Uso le parole del teologo Vito Mancuso: il diritto alla vita non può diventare un dovere. Walter Piludu, nel suo lucido articolo pubblicato recentemente su l’Unione Sarda, ha ricordato le parole di Papa Wojtyla, “Lasciatemi tornare alla casa del padre”. Ho negli occhi l’immagine dolente di Karol Wojtyla. C’è qualcuno che può pensare che quel Papa – santo, con quell’invocazione, stesse chiedendo un privilegio ad personam, cioè soltanto per sé?

Sul rifiuto dell’accanimento terapeutico la Chiesa ha , dunque, assunto una posizione di apertura, nonostante le molte e potenti lobby interne che frenano il cammino del rinnovamento. Ecco perché penso che assuma una grande importanza la risposta che il Sostituto della Segreteria di Stato del Vaticano, monsignor Angelo Becciu, ha inviato , a nome del Papa , a Walter Piludu che aveva scritto a Bergoglio una lettera che è un esempio di coerenza e rispetto.

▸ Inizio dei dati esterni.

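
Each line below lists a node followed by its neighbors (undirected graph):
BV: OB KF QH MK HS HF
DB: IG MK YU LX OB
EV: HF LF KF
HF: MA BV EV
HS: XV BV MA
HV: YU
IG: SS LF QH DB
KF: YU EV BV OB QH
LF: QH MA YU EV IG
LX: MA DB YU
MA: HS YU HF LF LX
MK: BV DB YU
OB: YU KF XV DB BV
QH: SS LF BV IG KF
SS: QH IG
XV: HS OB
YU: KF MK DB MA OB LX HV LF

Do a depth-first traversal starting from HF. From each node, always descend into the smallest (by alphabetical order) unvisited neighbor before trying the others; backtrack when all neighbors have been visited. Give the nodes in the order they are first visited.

Visit HF
HF → BV
BV → HS
HS → MA
MA → LF
LF → EV
EV → KF
KF → OB
OB → DB
DB → IG
IG → QH
QH → SS
DB → LX
LX → YU
YU → HV
YU → MK
OB → XV

HF -> BV -> HS -> MA -> LF -> EV -> KF -> OB -> DB -> IG -> QH -> SS -> LX -> YU -> HV -> MK -> XV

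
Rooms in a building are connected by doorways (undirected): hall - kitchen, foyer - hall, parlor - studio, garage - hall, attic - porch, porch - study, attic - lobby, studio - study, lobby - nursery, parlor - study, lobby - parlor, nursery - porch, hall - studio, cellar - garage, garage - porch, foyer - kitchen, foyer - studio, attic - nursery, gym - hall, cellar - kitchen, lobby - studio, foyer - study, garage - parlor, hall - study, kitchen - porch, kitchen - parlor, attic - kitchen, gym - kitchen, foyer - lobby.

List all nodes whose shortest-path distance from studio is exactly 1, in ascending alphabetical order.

Level 0: studio
Level 1: foyer, hall, lobby, parlor, study
Level 2: attic, garage, gym, kitchen, nursery, porch
Level 3: cellar

foyer, hall, lobby, parlor, study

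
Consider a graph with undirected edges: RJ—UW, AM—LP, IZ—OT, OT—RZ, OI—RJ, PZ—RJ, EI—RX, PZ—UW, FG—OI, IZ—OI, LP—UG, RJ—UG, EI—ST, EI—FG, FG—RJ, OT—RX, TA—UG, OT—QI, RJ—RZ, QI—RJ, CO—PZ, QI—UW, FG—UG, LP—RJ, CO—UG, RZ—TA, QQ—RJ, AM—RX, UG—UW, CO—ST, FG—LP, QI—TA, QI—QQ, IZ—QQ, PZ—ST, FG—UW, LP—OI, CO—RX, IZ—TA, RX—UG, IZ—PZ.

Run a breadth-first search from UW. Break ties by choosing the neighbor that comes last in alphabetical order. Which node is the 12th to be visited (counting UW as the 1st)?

QQ

Visit UW; enqueue UG, RJ, QI, PZ, FG → queue [UG, RJ, QI, PZ, FG]
Visit UG; enqueue TA, RX, LP, CO → queue [RJ, QI, PZ, FG, TA, RX, LP, CO]
Visit RJ; enqueue RZ, QQ, OI → queue [QI, PZ, FG, TA, RX, LP, CO, RZ, QQ, OI]
Visit QI; enqueue OT → queue [PZ, FG, TA, RX, LP, CO, RZ, QQ, OI, OT]
Visit PZ; enqueue ST, IZ → queue [FG, TA, RX, LP, CO, RZ, QQ, OI, OT, ST, IZ]
Visit FG; enqueue EI → queue [TA, RX, LP, CO, RZ, QQ, OI, OT, ST, IZ, EI]
Visit TA → queue [RX, LP, CO, RZ, QQ, OI, OT, ST, IZ, EI]
Visit RX; enqueue AM → queue [LP, CO, RZ, QQ, OI, OT, ST, IZ, EI, AM]
Visit LP → queue [CO, RZ, QQ, OI, OT, ST, IZ, EI, AM]
Visit CO → queue [RZ, QQ, OI, OT, ST, IZ, EI, AM]
Visit RZ → queue [QQ, OI, OT, ST, IZ, EI, AM]
Visit QQ → queue [OI, OT, ST, IZ, EI, AM]
Visit OI → queue [OT, ST, IZ, EI, AM]
Visit OT → queue [ST, IZ, EI, AM]
Visit ST → queue [IZ, EI, AM]
Visit IZ → queue [EI, AM]
Visit EI → queue [AM]
Visit AM → queue []

Visit order: UW, UG, RJ, QI, PZ, FG, TA, RX, LP, CO, RZ, QQ, OI, OT, ST, IZ, EI, AM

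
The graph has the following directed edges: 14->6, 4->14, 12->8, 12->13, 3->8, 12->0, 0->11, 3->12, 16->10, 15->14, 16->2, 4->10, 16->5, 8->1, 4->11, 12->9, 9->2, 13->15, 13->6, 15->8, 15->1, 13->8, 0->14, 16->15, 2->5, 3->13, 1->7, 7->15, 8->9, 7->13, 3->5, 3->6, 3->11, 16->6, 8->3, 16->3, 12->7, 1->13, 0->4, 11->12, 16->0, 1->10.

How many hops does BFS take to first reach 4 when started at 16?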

Prevedibile l’obiezione: un cosa è il rifiuto dell’accanimento terapeutico, sul quale esiste un ampio consenso trasversale, altra cosa è l’eutanasia (buona morte ) che è ciò che chiede Walter Piludu nella sua lettera inviata a tutti i leader politici e alle massime cariche istituzionali. In realtà Piludu, da uomo dialogante, sostiene che “il rifiuto dell’accanimento terapeutico e l’eutanasia sono due cose distinte ma non distanti.” Un’affermazione, credo, che debba essere intesa come un invito alle persone di buona volontà a ricercare possibili punti di incontro. Naturalmente qualunque legge che disciplini questa materia non può che partire dall’autoderminazione del malato.

Il problema vero di tutta questa vicenda è l’indifferenza del Parlamento. C’è un deficit di politica capace di ragionare in maniera alta e di decidere con coraggio e senza furbizie. Questo Parlamento non avrebbe mai approvato né la legge sul divorzio né la legge sull’interruzione di gravidanza. È un argomento di cui si parla poco come accade per tutti i temi difficili che dividono le coscienze. Nella migliore tradizione della doppia morale, secondo il vecchio principio “si fa ma non si dice“.

Perché non dire allora che in Italia esiste una diffusa, clandestina pratica dell’eutanasia riservata soltanto a chi conosce un medico coraggioso che nei reparti di terapia intensiva o a casa del malato toglie i farmaci e aumenta le dosi di morfina? Chi non può si suicida spesso in modo cruento.